Sturdy contest - fatherOfBlocks's results

Lines of code

https://github.com/code-423n4/2022-05-sturdy/blob/78f51a7a74ebe8adfd055bdbaedfddc05632566f/smart-contracts/LidoVault.sol#L140

Vulnerability details

Impact

In lines 140 and 141 a low-level transfer is performed and first it is reversed and then it is validated with the require if it was done correctly. This can generate many problems, since the transaction may not be carried out and a message may be returned as if it had been carried out correctly.

Recommended Mitigation Steps

You must first perform the validation (line 140) and then perform the return (line 141)

GeneralVault.sol

• In general, they only put the contracts and no interfaces or other components inside the repository, therefore we cannot validate how correct a call to an interface is, for example. How can we know if they are respecting the interface or not.

• Another example of this is the function withdrawCollateral() which is called on line 119 and has the comment: In Lido vault, it will return ETH or stETH to user, but we don't know how it is implemented.

• In the L51 it appears that the vault fee is 20%, it is not clear what that comment refers to. This generates confusion since in the setTreasuryInfo() function it allows setting up to 30% of the fee.

LidoVault.sol

• By not having access to the dependencies we cannot know how some calls are specifically implemented, for example, on line 57 when TransferHelper.transferFrom() is called, it is not known if some type of reentrance could be generated, for example.

• In most methods you start by setting the LIDO address variable = _addressesProvider.getAddress('LIDO'); Since both are used and the LIDO value is set in the constructor, the LIDO variable could be created in storage and in the constructor set it with this line: "LIDO = _addressesProvider.getAddress('LIDO');"

• Inside the function _withdrawFromYieldPool() when swapExactTokensForTokens(L130) is called, the value of 200 is found as the last parameter reading the code that represents that 200 is very difficult to understand.

YieldManager.sol

• L219 - Validate that _asset meets the interface directly in the signature, this would avoid spending unnecessary gas.

ConvexCurveLPVault.sol

• L40/27/62 - convexBooster address is hardcoded, that means it can only be run on one network, therefore

• it only serves for testing on a certain testnet or only for mainnet.

• It should be a constant and should be directly hardcoded into storage.

• It would be better to simplify the use of interfaces, if in storage convexBooster instead of address directly it is of type IConvexBooster.

• L137 - It is not necessary to request a parameter that can only be unique, therefore it is better not to request the _asset variable in the signature of _depositToYieldPool and remove the require.

• L178 - It is not necessary to request a parameter that can only be unique, therefore it is better not to request the _asset variable in the signature of withdrawOnLiquidationy() removes the require.

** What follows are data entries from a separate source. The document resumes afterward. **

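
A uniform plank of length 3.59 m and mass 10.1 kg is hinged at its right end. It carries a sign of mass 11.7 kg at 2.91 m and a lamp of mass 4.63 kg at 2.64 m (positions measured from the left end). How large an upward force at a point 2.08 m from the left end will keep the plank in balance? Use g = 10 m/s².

F ≈ 202 N

Sum moments about the right end (the unknown pivot reaction has zero arm there).
Beam weight: 10.1 × 10 = 101 N down at 1.795 m → arm 1.795 m, τ = 101 × 1.795 = 181.3 N·m counterclockwise.
Sign: 11.7 × 10 = 117 N down at 2.91 m → arm 0.68 m, τ = 117 × 0.68 = 79.56 N·m counterclockwise.
Lamp: 4.63 × 10 = 46.3 N down at 2.64 m → arm 0.95 m, τ = 46.3 × 0.95 = 43.98 N·m counterclockwise.
Net moment of the loads = 304.8 N·m counterclockwise.
The upward force F acts at a point 2.08 m from the left end, arm 1.51 m, giving F × 1.51 clockwise.
Setting net torque to zero: F × 1.51 = 304.8 → F = 304.8 / 1.51 = 202 N.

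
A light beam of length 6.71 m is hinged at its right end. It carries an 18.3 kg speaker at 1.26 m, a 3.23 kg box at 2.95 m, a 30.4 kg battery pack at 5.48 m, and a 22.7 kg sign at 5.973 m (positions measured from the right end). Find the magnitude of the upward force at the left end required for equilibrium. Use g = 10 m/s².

F ≈ 499 N

About the right end:
Speaker: 18.3 × 10 = 183 N down at 1.26 m → arm 1.26 m, τ = 183 × 1.26 = 230.6 N·m counterclockwise.
Box: 3.23 × 10 = 32.3 N down at 2.95 m → arm 2.95 m, τ = 32.3 × 2.95 = 95.28 N·m counterclockwise.
Battery pack: 30.4 × 10 = 304 N down at 5.48 m → arm 5.48 m, τ = 304 × 5.48 = 1666 N·m counterclockwise.
Sign: 22.7 × 10 = 227 N down at 5.973 m → arm 5.973 m, τ = 227 × 5.973 = 1356 N·m counterclockwise.
Net moment of the loads = 3348 N·m counterclockwise.
The upward force F acts at the left end, arm 6.71 m, giving F × 6.71 clockwise.
Setting net torque to zero: F × 6.71 = 3348 → F = 3348 / 6.71 = 499 N.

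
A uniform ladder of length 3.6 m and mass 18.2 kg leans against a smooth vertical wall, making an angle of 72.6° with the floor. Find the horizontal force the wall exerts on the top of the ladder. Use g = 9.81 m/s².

Choose the foot of the ladder as the axis so the floor normal and friction both act there and drop out.
Ladder weight 18.2×9.81 = 178.5 N acts at 1.8 m along the ladder; its horizontal arm is 1.8·cos72.6° = 0.5383 m → τ = 96.09 N·m clockwise.
Wall normal N acts horizontally at the top; its moment arm is the height L sinθ = 3.6·sin72.6° = 3.435 m, counterclockwise.
Balancing moments: N × 3.435 = 96.09, giving N = 28 N.

N_wall ≈ 28 N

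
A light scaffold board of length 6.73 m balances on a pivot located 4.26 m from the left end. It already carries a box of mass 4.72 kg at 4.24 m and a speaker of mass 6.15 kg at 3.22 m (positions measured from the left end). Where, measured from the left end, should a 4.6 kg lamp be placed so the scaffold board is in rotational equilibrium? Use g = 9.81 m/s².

x ≈ 5.67 m from the left end

Sum moments about the pivot (at 4.26 m from the left end) (the support reaction has zero arm there).
Box: 4.72 × 9.81 = 46.3 N down at 4.24 m → arm 0.02 m, τ = 46.3 × 0.02 = 0.926 N·m counterclockwise.
Speaker: 6.15 × 9.81 = 60.33 N down at 3.22 m → arm 1.04 m, τ = 60.33 × 1.04 = 62.74 N·m counterclockwise.
Net moment of existing loads = 63.67 N·m counterclockwise.
The lamp weighs 4.6 × 9.81 = 45.13 N and must supply an equal clockwise moment, so its lever arm about the pivot is 63.67 / 45.13 = 1.41 m.
That puts it at 4.26 + 1.41 = 5.67 m from the left end.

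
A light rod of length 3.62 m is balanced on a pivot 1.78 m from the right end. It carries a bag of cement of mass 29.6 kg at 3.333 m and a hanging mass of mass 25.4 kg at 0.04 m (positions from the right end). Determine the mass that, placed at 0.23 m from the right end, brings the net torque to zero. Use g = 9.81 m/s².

m ≈ 1.14 kg

Taking torques about the pivot (at 1.78 m from the right end):
Bag of cement: 29.6 × 9.81 = 290.4 N down at 3.333 m → arm 1.553 m, τ = 290.4 × 1.553 = 451 N·m counterclockwise.
Hanging mass: 25.4 × 9.81 = 249.2 N down at 0.04 m → arm 1.74 m, τ = 249.2 × 1.74 = 433.6 N·m clockwise.
Net moment of known loads = 17.4 N·m counterclockwise.
An unknown mass m at 0.23 m has arm 1.55 m; its moment is m·g·1.55 clockwise.
For rotational equilibrium, m × 9.81 × 1.55 = 17.4, so m = 17.4 / (9.81 × 1.55) = 1.14 kg.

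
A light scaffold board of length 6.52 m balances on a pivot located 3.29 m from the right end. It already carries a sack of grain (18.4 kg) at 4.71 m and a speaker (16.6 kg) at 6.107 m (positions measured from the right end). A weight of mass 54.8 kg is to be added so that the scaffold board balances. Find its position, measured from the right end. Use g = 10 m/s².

x ≈ 1.96 m from the right end

Take moments about the pivot (at 3.29 m from the right end).
Sack of grain: 18.4 × 10 = 184 N down at 4.71 m → arm 1.42 m, τ = 184 × 1.42 = 261.3 N·m counterclockwise.
Speaker: 16.6 × 10 = 166 N down at 6.107 m → arm 2.817 m, τ = 166 × 2.817 = 467.6 N·m counterclockwise.
Net moment of existing loads = 728.9 N·m counterclockwise.
The weight weighs 54.8 × 10 = 548 N and must supply an equal clockwise moment, so its lever arm about the pivot is 728.9 / 548 = 1.33 m.
That puts it at 3.29 − 1.33 = 1.96 m from the right end.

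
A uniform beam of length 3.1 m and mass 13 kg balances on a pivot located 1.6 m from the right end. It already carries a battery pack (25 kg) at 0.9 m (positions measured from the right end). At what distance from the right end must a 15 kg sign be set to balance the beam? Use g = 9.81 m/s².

Choose the pivot (at 1.6 m from the right end) as the axis so the support reaction has zero arm there.
Beam weight: 13 × 9.81 = 127.5 N down at 1.55 m → arm 0.05 m, τ = 127.5 × 0.05 = 6.375 N·m clockwise.
Battery pack: 25 × 9.81 = 245.2 N down at 0.9 m → arm 0.7 m, τ = 245.2 × 0.7 = 171.6 N·m clockwise.
Net moment of existing loads = 178 N·m clockwise.
The sign weighs 15 × 9.81 = 147.2 N and must supply an equal counterclockwise moment, so its lever arm about the pivot is 178 / 147.2 = 1.21 m.
That puts it at 1.6 + 1.21 = 2.81 m from the right end.

x ≈ 2.81 m from the right end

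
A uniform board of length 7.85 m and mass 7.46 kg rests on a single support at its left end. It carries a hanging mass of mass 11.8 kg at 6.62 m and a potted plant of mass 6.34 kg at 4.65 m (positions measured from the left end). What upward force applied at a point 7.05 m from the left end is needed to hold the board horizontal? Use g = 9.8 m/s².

F ≈ 190 N

Take moments about the left end.
Beam weight: 7.46 × 9.8 = 73.11 N down at 3.925 m → arm 3.925 m, τ = 73.11 × 3.925 = 287 N·m clockwise.
Hanging mass: 11.8 × 9.8 = 115.6 N down at 6.62 m → arm 6.62 m, τ = 115.6 × 6.62 = 765.3 N·m clockwise.
Potted plant: 6.34 × 9.8 = 62.13 N down at 4.65 m → arm 4.65 m, τ = 62.13 × 4.65 = 288.9 N·m clockwise.
Net moment of the loads = 1341 N·m clockwise.
The upward force F acts at a point 7.05 m from the left end, arm 7.05 m, giving F × 7.05 counterclockwise.
Στ = 0 ⇒ F × 7.05 = 1341 ⇒ F = 1341 / 7.05 = 190 N.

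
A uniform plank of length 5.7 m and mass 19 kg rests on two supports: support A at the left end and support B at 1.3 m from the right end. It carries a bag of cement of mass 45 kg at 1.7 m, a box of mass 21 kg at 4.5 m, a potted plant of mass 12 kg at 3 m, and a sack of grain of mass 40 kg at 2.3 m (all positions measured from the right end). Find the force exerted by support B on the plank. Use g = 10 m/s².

R_B ≈ 972 N

Taking torques about support A:
Beam weight: 19 × 10 = 190 N down at 2.85 m → arm 2.85 m, τ = 190 × 2.85 = 541.5 N·m clockwise.
Bag of cement: 45 × 10 = 450 N down at 1.7 m → arm 4 m, τ = 450 × 4 = 1800 N·m clockwise.
Box: 21 × 10 = 210 N down at 4.5 m → arm 1.2 m, τ = 210 × 1.2 = 252 N·m clockwise.
Potted plant: 12 × 10 = 120 N down at 3 m → arm 2.7 m, τ = 120 × 2.7 = 324 N·m clockwise.
Sack of grain: 40 × 10 = 400 N down at 2.3 m → arm 3.4 m, τ = 400 × 3.4 = 1360 N·m clockwise.
Net load moment about support A = 4278 N·m clockwise.
Reaction R at support B is upward at 1.3 m, arm 4.4 m → moment R × 4.4 counterclockwise.
For rotational equilibrium, R × 4.4 = 4278, so R = 972 N.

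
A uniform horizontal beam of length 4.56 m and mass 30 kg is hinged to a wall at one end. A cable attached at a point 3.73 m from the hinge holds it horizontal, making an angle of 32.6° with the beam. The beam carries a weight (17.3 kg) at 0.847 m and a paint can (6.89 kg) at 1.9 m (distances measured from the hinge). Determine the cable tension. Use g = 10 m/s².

T ≈ 478 N

Sum moments about the hinge (the unknown hinge reaction has zero arm there).
Beam weight: 30 × 10 = 300 N down at 2.28 m → arm 2.28 m, τ = 300 × 2.28 = 684 N·m clockwise.
Weight: 17.3 × 10 = 173 N down at 0.847 m → arm 0.847 m, τ = 173 × 0.847 = 146.5 N·m clockwise.
Paint can: 6.89 × 10 = 68.9 N down at 1.9 m → arm 1.9 m, τ = 68.9 × 1.9 = 130.9 N·m clockwise.
Total clockwise load moment = 961.4 N·m.
The cable tension T acts at 3.73 m; only its component perpendicular to the beam, T sinθ, produces torque. sin 32.6° = 0.5388.
Στ = 0 ⇒ T × 3.73 × 0.5388 = 961.4 ⇒ T = 961.4 / 2.01 = 478 N.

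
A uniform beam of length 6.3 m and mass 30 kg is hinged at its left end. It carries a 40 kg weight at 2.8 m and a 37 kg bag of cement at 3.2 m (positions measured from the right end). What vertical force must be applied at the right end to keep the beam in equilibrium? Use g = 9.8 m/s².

F ≈ 543 N

Sum moments about the left end (the unknown pivot reaction has zero arm there).
Beam weight: 30 × 9.8 = 294 N down at 3.15 m → arm 3.15 m, τ = 294 × 3.15 = 926.1 N·m clockwise.
Weight: 40 × 9.8 = 392 N down at 2.8 m → arm 3.5 m, τ = 392 × 3.5 = 1372 N·m clockwise.
Bag of cement: 37 × 9.8 = 362.6 N down at 3.2 m → arm 3.1 m, τ = 362.6 × 3.1 = 1124 N·m clockwise.
Net moment of the loads = 3422 N·m clockwise.
The upward force F acts at the right end, arm 6.3 m, giving F × 6.3 counterclockwise.
Balancing moments: F × 6.3 = 3422, giving F = 3422 / 6.3 = 543 N.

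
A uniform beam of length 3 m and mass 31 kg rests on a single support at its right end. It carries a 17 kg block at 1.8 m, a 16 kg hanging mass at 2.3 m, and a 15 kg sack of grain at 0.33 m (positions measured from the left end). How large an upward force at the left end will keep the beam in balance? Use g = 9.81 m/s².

F ≈ 386 N

Sum moments about the right end (the unknown pivot reaction has zero arm there).
Beam weight: 31 × 9.81 = 304.1 N down at 1.5 m → arm 1.5 m, τ = 304.1 × 1.5 = 456.2 N·m counterclockwise.
Block: 17 × 9.81 = 166.8 N down at 1.8 m → arm 1.2 m, τ = 166.8 × 1.2 = 200.2 N·m counterclockwise.
Hanging mass: 16 × 9.81 = 157 N down at 2.3 m → arm 0.7 m, τ = 157 × 0.7 = 109.9 N·m counterclockwise.
Sack of grain: 15 × 9.81 = 147.2 N down at 0.33 m → arm 2.67 m, τ = 147.2 × 2.67 = 393 N·m counterclockwise.
Net moment of the loads = 1159 N·m counterclockwise.
The upward force F acts at the left end, arm 3 m, giving F × 3 clockwise.
For rotational equilibrium, F × 3 = 1159, so F = 1159 / 3 = 386 N.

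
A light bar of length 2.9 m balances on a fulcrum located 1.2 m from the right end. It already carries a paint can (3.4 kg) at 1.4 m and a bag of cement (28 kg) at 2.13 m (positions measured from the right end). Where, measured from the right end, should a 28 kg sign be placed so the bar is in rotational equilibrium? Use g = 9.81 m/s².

x ≈ 0.246 m from the right end

Sum moments about the fulcrum (at 1.2 m from the right end) (the support reaction has zero arm there).
Paint can: 3.4 × 9.81 = 33.35 N down at 1.4 m → arm 0.2 m, τ = 33.35 × 0.2 = 6.67 N·m counterclockwise.
Bag of cement: 28 × 9.81 = 274.7 N down at 2.13 m → arm 0.93 m, τ = 274.7 × 0.93 = 255.5 N·m counterclockwise.
Net moment of existing loads = 262.2 N·m counterclockwise.
The sign weighs 28 × 9.81 = 274.7 N and must supply an equal clockwise moment, so its lever arm about the fulcrum is 262.2 / 274.7 = 0.954 m.
That puts it at 1.2 − 0.954 = 0.246 m from the right end.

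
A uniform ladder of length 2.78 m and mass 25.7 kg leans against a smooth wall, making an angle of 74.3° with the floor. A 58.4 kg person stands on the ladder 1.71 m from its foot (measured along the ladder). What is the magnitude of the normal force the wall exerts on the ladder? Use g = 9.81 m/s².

Taking torques about the foot of the ladder:
Ladder weight 25.7×9.81 = 252.1 N acts at 1.39 m along the ladder; its horizontal arm is 1.39·cos74.3° = 0.3761 m → τ = 94.81 N·m clockwise.
Person: 58.4×9.81 = 572.9 N at 1.71 m → arm 0.4627 m → τ = 265.1 N·m clockwise.
Wall normal N acts horizontally at the top; its moment arm is the height L sinθ = 2.78·sin74.3° = 2.676 m, counterclockwise.
Setting net torque to zero: N × 2.676 = 359.9 → N = 134 N.

N_wall ≈ 134 N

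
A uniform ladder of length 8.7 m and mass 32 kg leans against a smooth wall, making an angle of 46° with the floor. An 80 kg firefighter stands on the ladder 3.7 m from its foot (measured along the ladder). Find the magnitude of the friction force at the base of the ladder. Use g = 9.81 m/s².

Taking torques about the foot of the ladder:
Ladder weight 32×9.81 = 313.9 N acts at 4.35 m along the ladder; its horizontal arm is 4.35·cos46° = 3.022 m → τ = 948.6 N·m clockwise.
Firefighter: 80×9.81 = 784.8 N at 3.7 m → arm 2.57 m → τ = 2017 N·m clockwise.
Wall normal N acts horizontally at the top; its moment arm is the height L sinθ = 8.7·sin46° = 6.258 m, counterclockwise.
Setting net torque to zero: N × 6.258 = 2966 → N = 474 N.
ΣFx = 0: friction at the foot balances the wall's push, so f = N_wall = 474 N.

f ≈ 474 N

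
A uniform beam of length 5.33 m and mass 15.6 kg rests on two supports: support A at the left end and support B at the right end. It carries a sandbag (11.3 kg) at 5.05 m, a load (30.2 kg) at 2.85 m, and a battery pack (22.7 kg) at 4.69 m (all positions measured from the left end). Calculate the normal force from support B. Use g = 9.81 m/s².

R_B ≈ 536 N

Choose support A as the axis so its reaction then has zero moment arm.
Beam weight: 15.6 × 9.81 = 153 N down at 2.665 m → arm 2.665 m, τ = 153 × 2.665 = 407.7 N·m clockwise.
Sandbag: 11.3 × 9.81 = 110.9 N down at 5.05 m → arm 5.05 m, τ = 110.9 × 5.05 = 560 N·m clockwise.
Load: 30.2 × 9.81 = 296.3 N down at 2.85 m → arm 2.85 m, τ = 296.3 × 2.85 = 844.5 N·m clockwise.
Battery pack: 22.7 × 9.81 = 222.7 N down at 4.69 m → arm 4.69 m, τ = 222.7 × 4.69 = 1044 N·m clockwise.
Net load moment about support A = 2856 N·m clockwise.
Reaction R at support B is upward at 5.33 m, arm 5.33 m → moment R × 5.33 counterclockwise.
Setting net torque to zero: R × 5.33 = 2856 → R = 536 N.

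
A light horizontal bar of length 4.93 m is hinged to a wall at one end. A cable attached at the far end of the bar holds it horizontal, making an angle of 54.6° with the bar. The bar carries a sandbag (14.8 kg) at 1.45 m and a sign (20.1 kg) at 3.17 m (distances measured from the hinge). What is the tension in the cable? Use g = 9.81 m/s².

T ≈ 208 N

Take moments about the hinge.
Sandbag: 14.8 × 9.81 = 145.2 N down at 1.45 m → arm 1.45 m, τ = 145.2 × 1.45 = 210.5 N·m clockwise.
Sign: 20.1 × 9.81 = 197.2 N down at 3.17 m → arm 3.17 m, τ = 197.2 × 3.17 = 625.1 N·m clockwise.
Total clockwise load moment = 835.6 N·m.
The cable tension T acts at 4.93 m; only its component perpendicular to the bar, T sinθ, produces torque. sin 54.6° = 0.8151.
For rotational equilibrium, T × 4.93 × 0.8151 = 835.6, so T = 835.6 / 4.018 = 208 N.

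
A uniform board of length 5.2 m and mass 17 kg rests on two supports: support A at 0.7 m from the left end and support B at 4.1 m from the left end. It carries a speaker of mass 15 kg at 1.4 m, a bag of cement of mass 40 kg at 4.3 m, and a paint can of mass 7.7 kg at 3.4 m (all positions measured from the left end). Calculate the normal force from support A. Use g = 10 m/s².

Choose support B as the axis so its reaction then has zero moment arm.
Beam weight: 17 × 10 = 170 N down at 2.6 m → arm 1.5 m, τ = 170 × 1.5 = 255 N·m counterclockwise.
Speaker: 15 × 10 = 150 N down at 1.4 m → arm 2.7 m, τ = 150 × 2.7 = 405 N·m counterclockwise.
Bag of cement: 40 × 10 = 400 N down at 4.3 m → arm 0.2 m, τ = 400 × 0.2 = 80 N·m clockwise.
Paint can: 7.7 × 10 = 77 N down at 3.4 m → arm 0.7 m, τ = 77 × 0.7 = 53.9 N·m counterclockwise.
Net load moment about support B = 633.9 N·m counterclockwise.
Reaction R at support A is upward at 0.7 m, arm 3.4 m → moment R × 3.4 clockwise.
Setting net torque to zero: R × 3.4 = 633.9 → R = 186 N.

R_A ≈ 186 N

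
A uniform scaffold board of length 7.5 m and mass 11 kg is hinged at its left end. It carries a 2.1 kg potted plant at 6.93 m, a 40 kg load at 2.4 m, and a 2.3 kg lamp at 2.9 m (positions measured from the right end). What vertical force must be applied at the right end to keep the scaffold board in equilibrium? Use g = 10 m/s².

F ≈ 343 N

Taking torques about the left end:
Beam weight: 11 × 10 = 110 N down at 3.75 m → arm 3.75 m, τ = 110 × 3.75 = 412.5 N·m clockwise.
Potted plant: 2.1 × 10 = 21 N down at 6.93 m → arm 0.57 m, τ = 21 × 0.57 = 11.97 N·m clockwise.
Load: 40 × 10 = 400 N down at 2.4 m → arm 5.1 m, τ = 400 × 5.1 = 2040 N·m clockwise.
Lamp: 2.3 × 10 = 23 N down at 2.9 m → arm 4.6 m, τ = 23 × 4.6 = 105.8 N·m clockwise.
Net moment of the loads = 2570 N·m clockwise.
The upward force F acts at the right end, arm 7.5 m, giving F × 7.5 counterclockwise.
Balancing moments: F × 7.5 = 2570, giving F = 2570 / 7.5 = 343 N.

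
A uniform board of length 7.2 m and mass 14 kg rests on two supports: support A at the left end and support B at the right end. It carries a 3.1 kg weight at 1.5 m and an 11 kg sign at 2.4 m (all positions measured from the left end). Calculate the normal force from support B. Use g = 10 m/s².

Take moments about support A.
Beam weight: 14 × 10 = 140 N down at 3.6 m → arm 3.6 m, τ = 140 × 3.6 = 504 N·m clockwise.
Weight: 3.1 × 10 = 31 N down at 1.5 m → arm 1.5 m, τ = 31 × 1.5 = 46.5 N·m clockwise.
Sign: 11 × 10 = 110 N down at 2.4 m → arm 2.4 m, τ = 110 × 2.4 = 264 N·m clockwise.
Net load moment about support A = 814.5 N·m clockwise.
Reaction R at support B is upward at 7.2 m, arm 7.2 m → moment R × 7.2 counterclockwise.
Setting net torque to zero: R × 7.2 = 814.5 → R = 113 N.

R_B ≈ 113 N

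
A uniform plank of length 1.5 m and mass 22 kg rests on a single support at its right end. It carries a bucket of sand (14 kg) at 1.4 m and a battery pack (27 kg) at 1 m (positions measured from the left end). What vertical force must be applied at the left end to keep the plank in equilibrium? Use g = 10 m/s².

F ≈ 209 N

Taking torques about the right end:
Beam weight: 22 × 10 = 220 N down at 0.75 m → arm 0.75 m, τ = 220 × 0.75 = 165 N·m counterclockwise.
Bucket of sand: 14 × 10 = 140 N down at 1.4 m → arm 0.1 m, τ = 140 × 0.1 = 14 N·m counterclockwise.
Battery pack: 27 × 10 = 270 N down at 1 m → arm 0.5 m, τ = 270 × 0.5 = 135 N·m counterclockwise.
Net moment of the loads = 314 N·m counterclockwise.
The upward force F acts at the left end, arm 1.5 m, giving F × 1.5 clockwise.
Στ = 0 ⇒ F × 1.5 = 314 ⇒ F = 314 / 1.5 = 209 N.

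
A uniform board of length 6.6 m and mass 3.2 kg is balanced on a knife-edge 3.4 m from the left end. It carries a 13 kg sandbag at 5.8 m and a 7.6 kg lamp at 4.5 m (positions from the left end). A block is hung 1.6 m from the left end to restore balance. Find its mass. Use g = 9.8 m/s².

About the knife-edge (at 3.4 m from the left end):
Beam weight: 3.2 × 9.8 = 31.36 N down at 3.3 m → arm 0.1 m, τ = 31.36 × 0.1 = 3.136 N·m counterclockwise.
Sandbag: 13 × 9.8 = 127.4 N down at 5.8 m → arm 2.4 m, τ = 127.4 × 2.4 = 305.8 N·m clockwise.
Lamp: 7.6 × 9.8 = 74.48 N down at 4.5 m → arm 1.1 m, τ = 74.48 × 1.1 = 81.93 N·m clockwise.
Net moment of known loads = 384.6 N·m clockwise.
An unknown mass m at 1.6 m has arm 1.8 m; its moment is m·g·1.8 counterclockwise.
Balancing moments: m × 9.8 × 1.8 = 384.6, giving m = 384.6 / (9.8 × 1.8) = 21.8 kg.

m ≈ 21.8 kg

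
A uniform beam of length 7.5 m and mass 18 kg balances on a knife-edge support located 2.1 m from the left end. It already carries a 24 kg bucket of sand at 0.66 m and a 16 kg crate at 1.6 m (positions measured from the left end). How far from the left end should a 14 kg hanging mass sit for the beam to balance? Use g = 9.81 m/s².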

• L192 - It is not necessary to request a parameter that can only be unique, therefore it is better not to request the _asset variable in the signature of _withdrawFromYieldPool() removes the require.

GeneralVault.sol

• L29/L34: You can save 20,000 gas if instead of using modifiers you use a private view function.

• L218: In the for loop you could save 25,000 gas if instead of using uint256 i= 0, you didn't set it to its default value. Also, instead of terminating with i++ to raise the value of i, use unchecked with ++i on the last line of the loop.

YieldManager.sol

• L51: the onlyOwner() could generate a saving of 20,000 gas, if it is created as a private view.

• L120/130/156: In the for loop you could save 25,000 gas if instead of using uint256 i= 0, you didn't set it to its default value. Also, instead of terminating with i++ to raise the value of i, use unchecked with ++i on the last line of the loop.

CollateralAdapter.sol

• L17: the onlyOwner() could generate a saving of 20,000 gas, if it is created as a private view.

ConvexCurveLPVault.sol

• L106: In the for loop you could save 25,000 gas if instead of using uint256 i= 0, you didn't set it to its default value. Also, instead of terminating with i++ to raise the value of i, use unchecked with ++i on the last line of the loop.